Understanding and Characterizing Obfuscated Funds Transfers in Ethereum Smart Contracts
Zhang Sheng, Tan Kia Quang, Shen Wang, Shengchen Duan, Kai Li, Yue Duan
TL;DR
This paper tackles the rising threat of obfuscated funds transfers in Ethereum smart contracts by introducing ObfProbe, an EVM bytecode obfuscation analyzer that uses seven bytecode-level features and a Z-score model to quantify obfuscation. It conducts a large-scale study on over 1.04 million contracts, identifying about 3,128 highly obfuscated contracts and revealing substantial financial risk (approximately $100 million) and increased victimization tied to obfuscation. The work also shows that deep obfuscation degrades the performance of a state-of-the-art Ponzi detector from around 79% accuracy to about 12%, underscoring the need for anti-obfuscation defense techniques. The contributions include open-sourcing ObfProbe and study data, providing a framework for proactive auditing and collaboration to mitigate evolving DeFi security risks.
Abstract
Scam contracts on Ethereum have rapidly evolved alongside the rise of DeFi and NFT ecosystems, utilizing increasingly complex code obfuscation techniques to avoid early detection. This paper systematically investigates how obfuscation amplifies the financial risks of fraudulent contracts and undermines existing auditing tools. We propose a transfer-centric obfuscation taxonomy, distilling seven key features, and introduce ObfProbe, a framework that performs bytecode-level smart contract analysis to uncover obfuscation techniques and quantify obfuscation complexity via Z-score ranking.

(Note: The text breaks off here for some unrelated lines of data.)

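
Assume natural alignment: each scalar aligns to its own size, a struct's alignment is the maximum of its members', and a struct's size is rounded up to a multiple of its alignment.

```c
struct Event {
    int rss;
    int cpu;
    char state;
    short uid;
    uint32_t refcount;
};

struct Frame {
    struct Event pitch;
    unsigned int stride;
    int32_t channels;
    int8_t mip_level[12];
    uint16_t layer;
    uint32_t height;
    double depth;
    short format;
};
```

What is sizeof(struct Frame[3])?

Event: 0..4  rss  (4B, 4-aligned); 4..8  cpu  (4B, 4-aligned); 8..9  state  (1B, 1-aligned); 9..10  -- padding (1B); 10..12  uid  (2B, 2-aligned); 12..16  refcount  (4B, 4-aligned); sizeof = 16, alignof = 4
0..16  pitch  (16B, 4-aligned)
16..20  stride  (4B, 4-aligned)
20..24  channels  (4B, 4-aligned)
24..36  mip_level  (12B, 1-aligned)
36..38  layer  (2B, 2-aligned)
38..40  -- padding (2B)
40..44  height  (4B, 4-aligned)
44..48  -- padding (4B)
48..56  depth  (8B, 8-aligned)
56..58  format  (2B, 2-aligned)
58..64  -- tail padding (6B)
sizeof = 64, alignof = 8
array of 3: 3 × 64 = 192

192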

In a large-scale study of 1.03 million Ethereum contracts, we isolate over 3 000 highly obfuscated contracts and identify two scam archetypes, three high-risk contract categories, and MEV bots that employ a variety of obfuscation maneuvers such as inline assembly, dead code insertion, and deep function splitting. We further show that obfuscation substantially increases both the scale of financial damage and the time until detection. Finally, we evaluate SourceP, a state-of-the-art Ponzi detection tool, on obfuscated versus non-obfuscated samples and observe its accuracy drop from approximately 80 percent to approximately 12 percent in real-world scenarios. These findings highlight the urgent need for enhanced anti-obfuscation analysis techniques and broader community collaboration to stem the proliferation of scam contracts in the expanding DeFi ecosystem.